Waugh's writing is, sometimes, at its best, and sometimes, not quite up to par. The worst of it is contained in the sections during which Ryder is describing his love for Julia:
...at sunset I took formal possession of her as her lover.... On the rough water...I was made free of her narrow loins.
Well, that's really not very good, but then I didn't expect it to be. The love between Ryder and Julia isn't nearly as believable as the friendship between Ryder and Sebastian. Perhaps Waugh, a convert to Catholicism, let his own feelings get in the way of his writing. Perhaps, as I strongly suspect, he never wanted us to believe in Ryder's and Julia's love in the first place. We do know Waugh intended the theme of the second half of the book to be focused on Julia's spiritual redemption. He's told us so. The trouble is, I personally found Julia to be a very annoying character. Had she simply disappeared from the book soon after her initial appearance, I would have been happy.

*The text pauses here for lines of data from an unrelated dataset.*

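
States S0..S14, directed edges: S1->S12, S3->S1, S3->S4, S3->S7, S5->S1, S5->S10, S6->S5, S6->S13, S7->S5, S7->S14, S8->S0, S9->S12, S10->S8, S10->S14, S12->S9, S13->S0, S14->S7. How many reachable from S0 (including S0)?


BFS from S0:
  layer 0: {S0}
Reachable set: {S0}
Count = 1

1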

Whatever your feelings about Brideshead Revisited, the book certainly can't be dismissed, or even judged against, Waugh's corrosive satires of the Mayfair set. Whether you love it or hate it or feel something in between, Brideshead Revisited is definitely one of "the" defining books of England between the wars. It's a very intimate glimpse of a way of life that was rapidly passing away as a new one was being born. It's a story of physical decay and spiritual rebirth. As Ryder, himself says, while watching his troops being billeted at Brideshead:
It could not have been lit but for the builders and the tragedians, and there I found it this morning, burning anew among the old stones.
In middle age, Charles Ryder himself, a major player in the tragedy of the Flyte family, is burning anew, though not in the way he expected, among the ancient stones of Brideshead.
Recommended: Yes. It will either be your "favorite Waugh" or your least favorite. Let me know which!